Photons as Energy Carriers

All our fossil fuels, such as coal and oil, owe their existence to the solar energy stream that has engulfed the earth for billions of years. The power in this stream amounts to about 1400 watts per square meter at the earth, nearly enough to supply an average home if all the energy were converted to electricity. The problem is to get the sun’s rays to yield up their energy with high efficiency.

The sun’s visible surface has a temperature around 6000°K. Any object heated to this temperature will radiate visible light mostly in the yellow-green portion of the spectrum (5500 A[11]). Our energy conversion device should be tuned to this wavelength.

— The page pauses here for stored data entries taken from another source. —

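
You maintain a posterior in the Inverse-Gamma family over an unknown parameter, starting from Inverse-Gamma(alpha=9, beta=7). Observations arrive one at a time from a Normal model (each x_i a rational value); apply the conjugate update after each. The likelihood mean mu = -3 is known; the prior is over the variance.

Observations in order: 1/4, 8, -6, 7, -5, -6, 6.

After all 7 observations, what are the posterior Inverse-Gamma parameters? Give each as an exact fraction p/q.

alpha=25/2, beta=5577/32

obs 1: x=1/4 → posterior Inverse-Gamma(19/2, 393/32)
obs 2: x=8 → posterior Inverse-Gamma(10, 2329/32)
obs 3: x=-6 → posterior Inverse-Gamma(21/2, 2473/32)
obs 4: x=7 → posterior Inverse-Gamma(11, 4073/32)
obs 5: x=-5 → posterior Inverse-Gamma(23/2, 4137/32)
obs 6: x=-6 → posterior Inverse-Gamma(12, 4281/32)
obs 7: x=6 → posterior Inverse-Gamma(25/2, 5577/32)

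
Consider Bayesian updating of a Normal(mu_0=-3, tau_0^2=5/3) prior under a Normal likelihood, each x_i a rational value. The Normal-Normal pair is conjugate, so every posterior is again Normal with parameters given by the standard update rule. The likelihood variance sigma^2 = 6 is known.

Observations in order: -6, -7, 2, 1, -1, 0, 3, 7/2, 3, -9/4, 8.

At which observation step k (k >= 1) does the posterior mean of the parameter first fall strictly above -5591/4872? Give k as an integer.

k = 9

obs 1: x=-6 → posterior Normal(-84/23, 30/23)
obs 2: x=-7 → posterior Normal(-17/4, 15/14)
obs 3: x=2 → posterior Normal(-109/33, 10/11)
obs 4: x=1 → posterior Normal(-52/19, 15/19)
obs 5: x=-1 → posterior Normal(-109/43, 30/43)
obs 6: x=0 → posterior Normal(-109/48, 5/8)
obs 7: x=3 → posterior Normal(-94/53, 30/53)
obs 8: x=7/2 → posterior Normal(-153/116, 15/29)
obs 9: x=3 → posterior Normal(-41/42, 10/21)
obs 10: x=-9/4 → posterior Normal(-291/272, 15/34)
obs 11: x=8 → posterior Normal(-131/292, 30/73)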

The energy packets arriving from the sun are called photons. They travel, of course, at the speed of light, and each carries an amount of energy given by

E = hf = hc/λ

where

E = energy (in joules)

h = Planck’s constant (6.62 × 10⁻³⁴ joule-second)

f = the light’s frequency (in cycles per second = c/λ)

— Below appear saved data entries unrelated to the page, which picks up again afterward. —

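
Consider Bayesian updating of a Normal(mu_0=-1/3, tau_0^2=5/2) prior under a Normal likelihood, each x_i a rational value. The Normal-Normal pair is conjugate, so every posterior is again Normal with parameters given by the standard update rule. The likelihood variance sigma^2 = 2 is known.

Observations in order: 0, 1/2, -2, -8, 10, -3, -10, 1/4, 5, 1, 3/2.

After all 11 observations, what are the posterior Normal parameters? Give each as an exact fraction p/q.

mu_0=-301/708, tau_0^2=10/59

obs 1: x=0 → posterior Normal(-4/27, 10/9)
obs 2: x=1/2 → posterior Normal(1/12, 5/7)
obs 3: x=-2 → posterior Normal(-53/114, 10/19)
obs 4: x=-8 → posterior Normal(-293/144, 5/12)
obs 5: x=10 → posterior Normal(7/174, 10/29)
obs 6: x=-3 → posterior Normal(-83/204, 5/17)
obs 7: x=-10 → posterior Normal(-383/234, 10/39)
obs 8: x=1/4 → posterior Normal(-751/528, 5/22)
obs 9: x=5 → posterior Normal(-451/588, 10/49)
obs 10: x=1 → posterior Normal(-391/648, 5/27)
obs 11: x=3/2 → posterior Normal(-301/708, 10/59)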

c = the velocity of light (300,000,000 meters per second)

λ = the wavelength (in meters)

Using the fact that an angstrom unit is 10⁻¹⁰ meter, the energy of a 5500 A photon could be calculated as

E = hf = hc/λ = (6.62 × 10⁻³⁴ × 3.00 × 10⁸)/(5.50 × 10⁻⁷)

= 3.61 × 10⁻¹⁹ joule = 2.2 electron volts

Comparing this result, 2.2 electron volts, with the energies required to cause atomic ionization or molecular dissociation (an electron volt or so), we see that it is in the right range to actuate direct conversion devices based on such phenomena.